Going downstairs, she sees red and orange lights from the fireplace flicker and dance around the walls of the Great Room. Warmth encircles her as she walks into the kitchen. After pouring a hot cup of coffee and sweetening it with a dash of Kahlua, she settles in front of the fire and thinks about her Halloween story. There is so much more to write.

“It’s so exciting! Maybe in the morning,” she tells herself, sighing heavily before sinking deeper into the sofa. She closes her eyes, comforted by the crackling fire and the warm drink.

Outside, clamoring wind chimes and rustling oak leaves indicate a weather change. A strong breeze whips the upstairs shutters open. She reminds herself that tomorrow the shutter latch needs repairing.

She doesn’t hear the faint creak of the front door, see it open, or hear footsteps treading lightly across the polished oak floor toward her. He leaps upon her and she lets out a wild, hysterical scream as she tries to defend herself. With her heart pulsating like a jackhammer, she feels his fur as she flings him off. As he scrambles away to hide under the dining room table, she sits up, laughing hysterically.

“Monday, you scared me to death!” she yells across the room at her frightened Tabby cat.
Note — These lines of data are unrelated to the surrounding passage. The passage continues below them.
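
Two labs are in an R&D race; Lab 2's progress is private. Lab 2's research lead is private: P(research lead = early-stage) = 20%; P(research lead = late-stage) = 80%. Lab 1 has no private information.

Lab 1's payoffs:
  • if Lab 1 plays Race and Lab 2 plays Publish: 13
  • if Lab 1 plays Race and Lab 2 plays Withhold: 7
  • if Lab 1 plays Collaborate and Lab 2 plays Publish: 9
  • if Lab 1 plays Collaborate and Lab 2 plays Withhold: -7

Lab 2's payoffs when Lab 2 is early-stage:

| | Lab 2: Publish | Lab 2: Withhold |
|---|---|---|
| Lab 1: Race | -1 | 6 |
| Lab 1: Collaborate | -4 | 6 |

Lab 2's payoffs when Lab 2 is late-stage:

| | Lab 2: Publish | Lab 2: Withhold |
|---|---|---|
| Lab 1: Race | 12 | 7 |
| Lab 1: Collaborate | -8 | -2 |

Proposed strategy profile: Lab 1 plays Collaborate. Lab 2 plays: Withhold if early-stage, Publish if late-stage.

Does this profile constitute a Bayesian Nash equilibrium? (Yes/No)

No

Lab 1 plays Collaborate: E[Collaborate] = 0.2·(-7) + 0.8·(9) = 5.8; E[Race] = 11.8. Not best-responding. ✗
Lab 2 (research lead early-stage), facing Collaborate: Publish gives -4, Withhold gives 6. Proposed Withhold is best. ✓
Lab 2 (research lead late-stage), facing Collaborate: Publish gives -8, Withhold gives -2. Proposed Publish is not best — profitable deviation exists. ✗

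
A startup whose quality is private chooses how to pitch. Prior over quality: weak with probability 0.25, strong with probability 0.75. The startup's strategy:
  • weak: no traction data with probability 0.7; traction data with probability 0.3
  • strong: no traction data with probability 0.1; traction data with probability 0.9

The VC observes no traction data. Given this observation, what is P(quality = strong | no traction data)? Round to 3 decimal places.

Apply Bayes' rule using the sender's strategy as the likelihood.
P(no traction data) = 0.25·0.7 + 0.75·0.1 = 0.25
P(strong | no traction data) = (0.75·0.1) / 0.25 = 0.075 / 0.25 = 0.3

0.300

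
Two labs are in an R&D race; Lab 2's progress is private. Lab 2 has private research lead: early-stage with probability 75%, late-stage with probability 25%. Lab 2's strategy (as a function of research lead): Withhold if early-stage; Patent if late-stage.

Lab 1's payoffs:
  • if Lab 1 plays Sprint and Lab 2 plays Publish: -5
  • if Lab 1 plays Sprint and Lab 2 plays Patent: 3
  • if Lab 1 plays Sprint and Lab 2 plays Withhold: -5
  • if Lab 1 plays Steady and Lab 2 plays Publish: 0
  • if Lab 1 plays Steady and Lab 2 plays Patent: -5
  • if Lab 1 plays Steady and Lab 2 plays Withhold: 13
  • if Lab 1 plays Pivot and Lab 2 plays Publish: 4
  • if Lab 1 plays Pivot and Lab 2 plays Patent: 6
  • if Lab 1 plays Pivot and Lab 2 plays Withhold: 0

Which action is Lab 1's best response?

Compute Lab 1's expected payoff for each action, taking the expectation over Lab 2's type.
E[Sprint] = 0.75·(-5) + 0.25·(3) = -3
E[Steady] = 0.75·(13) + 0.25·(-5) = 8.5
E[Pivot] = 0.75·(0) + 0.25·(6) = 1.5
Best response: Steady (8.5 is the largest).

Steady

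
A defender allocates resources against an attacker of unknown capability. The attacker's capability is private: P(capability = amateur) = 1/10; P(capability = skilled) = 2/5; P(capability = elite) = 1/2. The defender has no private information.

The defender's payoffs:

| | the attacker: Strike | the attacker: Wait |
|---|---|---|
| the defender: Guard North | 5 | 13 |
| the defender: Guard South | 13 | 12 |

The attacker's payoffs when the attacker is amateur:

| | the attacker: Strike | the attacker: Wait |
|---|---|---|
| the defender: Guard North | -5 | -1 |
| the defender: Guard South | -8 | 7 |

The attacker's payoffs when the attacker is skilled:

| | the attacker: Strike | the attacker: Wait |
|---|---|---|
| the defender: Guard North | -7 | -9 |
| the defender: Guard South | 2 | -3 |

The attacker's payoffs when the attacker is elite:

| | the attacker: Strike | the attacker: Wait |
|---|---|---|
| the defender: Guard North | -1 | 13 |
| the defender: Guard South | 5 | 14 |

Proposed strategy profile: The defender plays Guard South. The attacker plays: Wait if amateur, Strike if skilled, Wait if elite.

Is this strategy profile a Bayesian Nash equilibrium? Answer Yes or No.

Yes

The defender plays Guard South: E[Guard South] = 1/10·(12) + 2/5·(13) + 1/2·(12) = 62/5; E[Guard North] = 49/5. Best-responding. ✓
The attacker (capability amateur), facing Guard South: Strike gives -8, Wait gives 7. Proposed Wait is best. ✓
The attacker (capability skilled), facing Guard South: Strike gives 2, Wait gives -3. Proposed Strike is best. ✓
The attacker (capability elite), facing Guard South: Strike gives 5, Wait gives 14. Proposed Wait is best. ✓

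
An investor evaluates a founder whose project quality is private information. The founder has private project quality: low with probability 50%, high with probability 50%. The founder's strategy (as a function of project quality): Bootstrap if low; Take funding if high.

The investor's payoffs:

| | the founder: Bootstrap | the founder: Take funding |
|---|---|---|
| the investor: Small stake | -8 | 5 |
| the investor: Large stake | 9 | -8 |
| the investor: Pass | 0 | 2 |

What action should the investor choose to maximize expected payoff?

Compute the investor's expected payoff for each action, taking the expectation over the founder's type.
E[Small stake] = 0.5·(-8) + 0.5·(5) = -1.5
E[Large stake] = 0.5·(9) + 0.5·(-8) = 0.5
E[Pass] = 0.5·(0) + 0.5·(2) = 1
Best response: Pass (1 is the largest).

Pass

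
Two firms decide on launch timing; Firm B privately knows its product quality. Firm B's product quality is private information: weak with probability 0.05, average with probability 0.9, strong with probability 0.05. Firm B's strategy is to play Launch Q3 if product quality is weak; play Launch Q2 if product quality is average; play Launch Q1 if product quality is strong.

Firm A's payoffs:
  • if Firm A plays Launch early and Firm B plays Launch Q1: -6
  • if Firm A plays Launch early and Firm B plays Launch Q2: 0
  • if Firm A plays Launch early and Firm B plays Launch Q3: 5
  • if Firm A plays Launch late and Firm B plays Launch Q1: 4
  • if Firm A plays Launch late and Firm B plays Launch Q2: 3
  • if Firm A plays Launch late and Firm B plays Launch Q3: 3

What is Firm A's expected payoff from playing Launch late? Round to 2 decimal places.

E[Launch late] = 0.05·3 + 0.9·3 + 0.05·4 = 0.15 + 2.7 + 0.2 = 3.05

3.05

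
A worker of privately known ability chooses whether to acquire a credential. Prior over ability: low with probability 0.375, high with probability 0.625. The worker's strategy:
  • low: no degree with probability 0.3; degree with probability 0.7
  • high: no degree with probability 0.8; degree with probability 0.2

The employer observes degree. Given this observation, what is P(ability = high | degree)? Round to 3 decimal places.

0.323

P(degree) = 0.375·0.7 + 0.625·0.2 = 0.3875
P(high | degree) = (0.625·0.2) / 0.3875 = 0.125 / 0.3875 = 0.322581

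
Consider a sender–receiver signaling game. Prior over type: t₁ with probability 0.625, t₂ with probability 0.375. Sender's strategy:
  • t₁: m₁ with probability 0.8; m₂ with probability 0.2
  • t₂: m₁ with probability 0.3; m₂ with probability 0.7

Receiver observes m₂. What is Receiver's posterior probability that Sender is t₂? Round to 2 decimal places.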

She gets up and locks and bolts the front door, walks over to her laptop, opens up Microsoft Works, highlights her Halloween story, and presses “delete.” The editor definitely won’t be getting a Halloween story from her this year!

“I think I’ll stick to my technical writing in future,” she declares.

Returning to the kitchen, she pours a small coffee and a lot of Kahlua and coaxes Monday from under the table. She grabs a couple of overstuffed cushions, and they both curl up in front of the fire. She begins thinking about writing a Thanksgiving story.

Much later, lulled into a deep sleep from the warmth of fire and the comfort of a strong drink, she doesn’t hear the attic door open or hear the heavy footsteps descend the wooden staircase.